His former partner James Russo’s Night of the Living Dead: 30th Anniversary Edition which featured a new scenes and a subplot involving a priest, it’s sequel Children of the Livind Dead. Night has also been remade as Night of the Living Dead 3D, and apparently the Canadians are planing 3rd remake. Russo also created his own zombie franchise in the 1980s with Return of the Living Dead which has 4 sequels (in which the events of Night were said Romero’s fictional account of a “real” Army zombie experiment).

The reason why Night has been remade so many times (and many different versions of the original film released) is that in addition to being a classic film the copyright notice was accidently left of the new prints when the title was changed from Night of the Flesh Eaters and it lapsed into public domain. Anybody can remake it, make a sequel, rerelease it, make it into a play, etc without having to worry about paying royalties.

The thing with Romero’s movies, he can only make them when he gets funding to make them, he’d have made Land of the Dead in the 90’s if he could’ve just come up with the cash.

And Diary isn’t really a “sequel”, not that the others are really true direct sequels in a traditional sense anyway, but it’s intended as a “reboot”. You’ll note each of his previous movies each seem to be later and later in the “zombie timeline” as it were. Night is the outbreak, Dawn is shortly after the outbreak where people are still just trying to figure out what to do, Day is quite a bit after the outbreak where things are getting kinda desperate, and Land is long enough after the outbreak where there’s a whole mini-society going now despite the zombies just waiting to come chow down. Then Diary is back at the initial outbreak stage again.

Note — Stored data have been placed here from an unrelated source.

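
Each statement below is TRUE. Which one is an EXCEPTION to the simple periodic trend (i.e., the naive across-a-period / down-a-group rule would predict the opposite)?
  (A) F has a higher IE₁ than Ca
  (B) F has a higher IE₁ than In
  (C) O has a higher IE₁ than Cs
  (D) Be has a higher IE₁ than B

(D)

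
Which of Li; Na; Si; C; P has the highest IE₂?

Li

IE_2 is the cost of taking one more electron from the +1 cation: Li⁺ is the bare [He] core; Na⁺ is the bare [Ne] core; Si⁺ still has 3 valence electrons; C⁺ still has 3 valence electrons; P⁺ still has 4 valence electrons.
Breaking into a closed-shell core is much more expensive than removing a leftover valence electron — Na and Li have the largest IE_2 here.
Valence configurations: Si⁺ [Ne]3s²3p¹, C⁺ [He]2s²2p¹, P⁺ [Ne]3s²3p².
Tabulated IE_2 (kJ/mol): Li 7298, Na 4562, Si 1577, C 2353, P 1907.
So the second ionization energies run Si < P < C < Na < Li.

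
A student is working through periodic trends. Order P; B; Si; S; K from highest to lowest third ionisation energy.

Consider each +2 ion: P²⁺ still has 3 valence electrons; B²⁺ still has 1 valence electron; Si²⁺ still has 2 valence electrons; S²⁺ still has 4 valence electrons; K²⁺ is already 1 electron into the core.
Breaking into a closed-shell core is much more expensive than removing a leftover valence electron — K has the largest IE_3 here.
Valence configurations: P²⁺ [Ne]3s²3p¹, B²⁺ [He]2s¹, Si²⁺ [Ne]3s², S²⁺ [Ne]3s²3p².
P²⁺ loses a lone 3p electron whereas Si²⁺ must break into a filled 3s² pair, so IE_3(Si) > IE_3(P) even though P has the higher nuclear charge.
Approximate IE_3 values (kJ/mol): P 2914, B 3660, Si 3232, S 3357, K 4420.
So the third ionization energies run P < Si < S < B < K.

K > B > S > Si > P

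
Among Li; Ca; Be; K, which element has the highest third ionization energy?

The third ionization energy removes an electron from the +2 ion. For each element: Li²⁺ is already 1 electron into the core; Ca²⁺ is the bare [Ar] core; Be²⁺ is the bare [He] core; K²⁺ is already 1 electron into the core.
All of these are removing an electron from a noble-gas core or deeper; the smaller core (lower principal quantum number) is held far more tightly, and within a period the higher nuclear charge binds the same core more tightly.
The numbers (kJ/mol): Li 11815, Ca 4912, Be 14849, K 4420.
So the third ionization energies run K < Ca < Li < Be.

Be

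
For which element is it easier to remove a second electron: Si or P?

Consider each +1 ion: Si⁺ still has 3 valence electrons; P⁺ still has 4 valence electrons.
All are still removing valence electrons, so compare the +1 ions as you would atoms: IE_2 generally rises across a period (higher Z_eff) and falls down a group (larger shell), subject to the usual subshell exceptions.
Valence configurations: Si⁺ [Ne]3s²3p¹, P⁺ [Ne]3s²3p².
The numbers (kJ/mol): Si 1577, P 1907.
Overall IE_2 order: Si < P.

Si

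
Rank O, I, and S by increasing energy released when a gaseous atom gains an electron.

Atoms with high Z_eff and room in the valence shell (especially the halogens) have the most exothermic electron affinities.
Here both period and group differ, so the two effects have to be weighed against each other.
S > O: this pair runs against the simple trend — see the exception note.
I > S: period and group pull opposite ways; the across-period shift dominates (295 vs 200 kJ/mol).
Note the exception: S has a higher electron affinity than O, contrary to the simple trend — the compact 2p subshell of O repels the added electron more than S's larger 3p does.
Tabulated electron affinity (kJ/mol): O 141, S 200, I 295.
So from lowest to highest: O < S < I.

O, S, I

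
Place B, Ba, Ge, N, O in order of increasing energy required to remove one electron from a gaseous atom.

Ba, Ge, B, O, N

B is in period 2, group 13; N is in period 2, group 15; O is in period 2, group 16; Ge is in period 4, group 14; Ba is in period 6, group 2.
IE₁ increases left→right with effective nuclear charge and decreases top→bottom as the valence shell moves farther out.
Neither a single period nor a single group — weigh both effects.
Ge > Ba: both effects reinforce here, so Ge is clearly the higher of the two.
B > Ge: the two effects oppose for this pair; the down-group effect wins (801 vs 762 kJ/mol).
O > B: both are in period 2; the period trend gives O the larger value.
N > O: this pair runs against the simple trend — see the exception note.
Note the exception: N has a higher first ionization energy than O, contrary to the simple trend — pairing an electron in O's 2p⁴ costs repulsion energy, so O ionizes more easily than half-filled N (2p³).
Approximate values (kJ/mol): B 801, N 1402, O 1314, Ge 762, Ba 503.
So from lowest to highest: Ba < Ge < B < O < N.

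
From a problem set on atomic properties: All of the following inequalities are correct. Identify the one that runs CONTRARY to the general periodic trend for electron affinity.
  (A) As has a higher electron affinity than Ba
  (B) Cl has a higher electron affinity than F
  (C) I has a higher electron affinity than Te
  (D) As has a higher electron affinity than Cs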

(And yeah anything released called Day of the Dead other than the Romero original, whether it be the one falsely claiming to be a sequel, or the ‘reimagining’ with Ving Rhames, definitely utter garbage.)

The Terminator - 1984
T2 - 1991
T3 - 2003
Salvation - 2009

All of them are pretty far apart. Sure the gap between 2 and 3 is biggest, but none were really close enough that it seems as significant as Rambo Balboa or Die Hard’s Crystal Skull where you had a bunch fairly close, then a huge gap, then another.

I’ll add Star Wars to the list, there’s a twenty something year gap between the fourth film and the previous three.

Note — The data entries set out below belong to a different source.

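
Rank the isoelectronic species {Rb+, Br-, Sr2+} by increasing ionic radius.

All of these have 36 electrons, so size is governed by nuclear charge alone: the more protons, the stronger the pull on the same electron cloud, and the smaller the ion.
Nuclear charges: Sr2+ (Z=38), Rb+ (Z=37), Br- (Z=35).
Smallest to largest: Sr2+ < Rb+ < Br-.

Sr2+ < Rb+ < Br-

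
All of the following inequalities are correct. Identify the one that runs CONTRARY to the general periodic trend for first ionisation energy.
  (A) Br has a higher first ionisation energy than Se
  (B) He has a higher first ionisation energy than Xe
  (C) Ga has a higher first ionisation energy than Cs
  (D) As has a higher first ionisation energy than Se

(D)

The general trend: first ionisation energy increases across a period and decreases down a group.
(A) Br (period 4, group 17) vs Se (period 4, group 16): the stated order agrees with the simple trend.
(B) He (period 1, group 18) vs Xe (period 5, group 18): the stated order agrees with the simple trend.
(C) Ga (period 4, group 13) vs Cs (period 6, group 1): the stated order agrees with the simple trend.
(D) As (period 4, group 15) vs Se (period 4, group 16): the stated order contradicts the simple trend.
The exception is (D): Se (4p⁴) ionizes more easily than half-filled As (4p³).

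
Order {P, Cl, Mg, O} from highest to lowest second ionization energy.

O, Cl, P, Mg

The second ionization energy removes an electron from the +1 ion. For each element: P⁺ still has 4 valence electrons; Cl⁺ still has 6 valence electrons; Mg⁺ still has 1 valence electron; O⁺ still has 5 valence electrons.
All are still removing valence electrons, so compare the +1 ions as you would atoms: IE_2 generally rises across a period (higher Z_eff) and falls down a group (larger shell), subject to the usual subshell exceptions.
Valence configurations: P⁺ [Ne]3s²3p², Cl⁺ [Ne]3s²3p⁴, Mg⁺ [Ne]3s¹, O⁺ [He]2s²2p³.
Tabulated IE_2 (kJ/mol): P 1907, Cl 2298, Mg 1451, O 3388.
Overall IE_2 order: Mg < P < Cl < O.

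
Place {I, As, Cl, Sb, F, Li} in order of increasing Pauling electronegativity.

Li, Sb, As, I, Cl, F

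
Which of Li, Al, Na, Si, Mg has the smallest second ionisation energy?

IE_2 is the cost of taking one more electron from the +1 cation: Li⁺ is the bare [He] core; Al⁺ still has 2 valence electrons; Na⁺ is the bare [Ne] core; Si⁺ still has 3 valence electrons; Mg⁺ still has 1 valence electron.
Core electrons are held far more tightly than valence electrons, so Na and Li top the IE_2 order.
Valence configurations: Al⁺ [Ne]3s², Si⁺ [Ne]3s²3p¹, Mg⁺ [Ne]3s¹.
Si⁺ loses a lone 3p electron whereas Al⁺ must break into a filled 3s² pair, so IE_2(Al) > IE_2(Si) even though Si has the higher nuclear charge.
The numbers (kJ/mol): Li 7298, Al 1817, Na 4562, Si 1577, Mg 1451.
Hence IE_2: Mg < Si < Al < Na < Li.

Mg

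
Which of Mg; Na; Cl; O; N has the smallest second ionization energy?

Mg

IE_2 is the cost of taking one more electron from the +1 cation: Mg⁺ still has 1 valence electron; Na⁺ is the bare [Ne] core; Cl⁺ still has 6 valence electrons; O⁺ still has 5 valence electrons; N⁺ still has 4 valence electrons.
Pulling an electron out of a noble-gas core costs far more than removing a remaining valence electron, so Na sits at the high end of IE_2.
Valence configurations: Mg⁺ [Ne]3s¹, Cl⁺ [Ne]3s²3p⁴, O⁺ [He]2s²2p³, N⁺ [He]2s²2p².
The numbers (kJ/mol): Mg 1451, Na 4562, Cl 2298, O 3388, N 2856.
So the second ionization energies run Mg < Cl < N < O < Na.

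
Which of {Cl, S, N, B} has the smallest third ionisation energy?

S

IE_3 is the cost of taking one more electron from the +2 cation: Cl²⁺ still has 5 valence electrons; S²⁺ still has 4 valence electrons; N²⁺ still has 3 valence electrons; B²⁺ still has 1 valence electron.
All are still removing valence electrons, so compare the +2 ions as you would atoms: IE_3 generally rises across a period (higher Z_eff) and falls down a group (larger shell), subject to the usual subshell exceptions.
Valence configurations: Cl²⁺ [Ne]3s²3p³, S²⁺ [Ne]3s²3p², N²⁺ [He]2s²2p¹, B²⁺ [He]2s¹.
Approximate IE_3 values (kJ/mol): Cl 3822, S 3357, N 4578, B 3660.
Overall IE_3 order: S < B < Cl < N.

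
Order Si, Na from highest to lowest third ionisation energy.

Na, Si

Consider each +2 ion: Si²⁺ still has 2 valence electrons; Na²⁺ is already 1 electron into the core.
Pulling an electron out of a noble-gas core costs far more than removing a remaining valence electron, so Na sits at the high end of IE_3.
The numbers (kJ/mol): Si 3232, Na 6910.
Hence IE_3: Si < Na.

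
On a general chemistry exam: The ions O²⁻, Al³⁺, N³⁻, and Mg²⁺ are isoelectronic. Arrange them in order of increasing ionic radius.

Al³⁺, Mg²⁺, O²⁻, N³⁻

All of these have 10 electrons, so size is governed by nuclear charge alone: the more protons, the stronger the pull on the same electron cloud, and the smaller the ion.
Nuclear charges: Al³⁺ (Z=13), Mg²⁺ (Z=12), O²⁻ (Z=8), N³⁻ (Z=7).
Smallest to largest: Al³⁺ < Mg²⁺ < O²⁻ < N³⁻.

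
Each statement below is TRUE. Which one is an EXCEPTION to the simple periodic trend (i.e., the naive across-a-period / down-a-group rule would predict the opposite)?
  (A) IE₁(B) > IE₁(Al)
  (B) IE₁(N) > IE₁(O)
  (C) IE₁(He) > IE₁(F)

(B)

The general trend: IE₁ increases across a period and decreases down a group.
(A) B (period 2, group 13) vs Al (period 3, group 13): the stated order agrees with the simple trend.
(B) N (period 2, group 15) vs O (period 2, group 16): the stated order contradicts the simple trend.
(C) He (period 1, group 18) vs F (period 2, group 17): the stated order agrees with the simple trend.
The exception is (B): pairing an electron in O's 2p⁴ costs repulsion energy, so O ionizes more easily than half-filled N (2p³).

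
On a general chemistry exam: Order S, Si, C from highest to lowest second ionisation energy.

Consider each +1 ion: S⁺ still has 5 valence electrons; Si⁺ still has 3 valence electrons; C⁺ still has 3 valence electrons.
All are still removing valence electrons, so compare the +1 ions as you would atoms: IE_2 generally rises across a period (higher Z_eff) and falls down a group (larger shell), subject to the usual subshell exceptions.
Valence configurations: S⁺ [Ne]3s²3p³, Si⁺ [Ne]3s²3p¹, C⁺ [He]2s²2p¹.
Tabulated IE_2 (kJ/mol): S 2252, Si 1577, C 2353.
So the second ionization energies run Si < S < C.

C > S > Si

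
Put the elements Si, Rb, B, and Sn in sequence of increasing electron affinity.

B, Rb, Sn, Si

Electron affinity generally becomes more exothermic across a period toward the halogens and less exothermic down a group.
Neither a single period nor a single group — weigh both effects.
Rb > B: this pair runs against the simple trend — see the exception note.
Sn > Rb: both are in period 5; the period trend gives Sn the larger value.
Si > Sn: Si sits above Sn in group 14, so the down-group effect alone puts Si higher.
Note the exception: Rb has a higher electron affinity than B, contrary to the simple trend — B's ns²np¹ configuration gives only a small electron affinity — the sparsely filled np subshell binds an added electron weakly.
Tabulated electron affinity (kJ/mol): B 27, Si 134, Rb 47, Sn 107.
So from lowest to highest: B < Rb < Sn < Si.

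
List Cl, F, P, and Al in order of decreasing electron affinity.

Cl > F > P > Al

F is in period 2, group 17; Al is in period 3, group 13; P is in period 3, group 15; Cl is in period 3, group 17.
Adding an electron releases more energy for atoms nearer the top right (short of the noble gases).
These span different periods and groups, so the two trends combine.
P > Al: both are in period 3; the period trend gives P the larger value.
F > P: both effects reinforce here, so F is clearly the higher of the two.
Cl > F: this pair runs against the simple trend — see the exception note.
Note the exception: Cl has a higher electron affinity than F, contrary to the simple trend — F's small 2p subshell makes the incoming electron feel strong e⁻–e⁻ repulsion, so Cl actually releases more energy on gaining an electron.
Tabulated electron affinity (kJ/mol): F 328, Al 42, P 72, Cl 349.
So from highest to lowest: Cl > F > P > Al.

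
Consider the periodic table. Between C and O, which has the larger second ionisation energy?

O

After 1 electron has been removed, what remains? C⁺ still has 3 valence electrons; O⁺ still has 5 valence electrons.
All are still removing valence electrons, so compare the +1 ions as you would atoms: IE_2 generally rises across a period (higher Z_eff) and falls down a group (larger shell), subject to the usual subshell exceptions.
Valence configurations: C⁺ [He]2s²2p¹, O⁺ [He]2s²2p³.
The numbers (kJ/mol): C 2353, O 3388.
So the second ionization energies run C < O.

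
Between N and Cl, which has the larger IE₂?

N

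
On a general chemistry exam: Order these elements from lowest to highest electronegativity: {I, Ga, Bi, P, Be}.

Be, Ga, Bi, P, I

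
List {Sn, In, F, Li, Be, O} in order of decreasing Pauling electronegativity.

F > O > Sn > In > Be > Li

Li is in period 2, group 1; Be is in period 2, group 2; O is in period 2, group 16; F is in period 2, group 17; In is in period 5, group 13; Sn is in period 5, group 14.
Electronegativity increases across a period and decreases down a group, tracking effective nuclear charge and atomic size.
These span different periods and groups, so the two trends combine.
Be > Li: both are in period 2; the period trend gives Be the larger value.
In > Be: the two effects oppose for this pair; the across-period effect wins (1.78 vs 1.57).
Sn > In: both are in period 5; the period trend gives Sn the larger value.
O > Sn: both effects reinforce here, so O is clearly the higher of the two.
F > O: both are in period 2; the period trend gives F the larger value.
For reference (Pauling): Li 0.98, Be 1.57, O 3.44, F 3.98, In 1.78, Sn 1.96.
So from highest to lowest: F > O > Sn > In > Be > Li.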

I think there’s a difference in once again revisiting a story every few years by a different director making a different movie like with Dracula or Tarzan or Sherlock Holmes, and cases like the OP mentions where the new movie is meant ot be part of the same series of films, often with some of the same people involved.

The newest Superman movie probably counts though, since it was trying to be continuous with the Gene Hakcman/Cristopher Reeves films.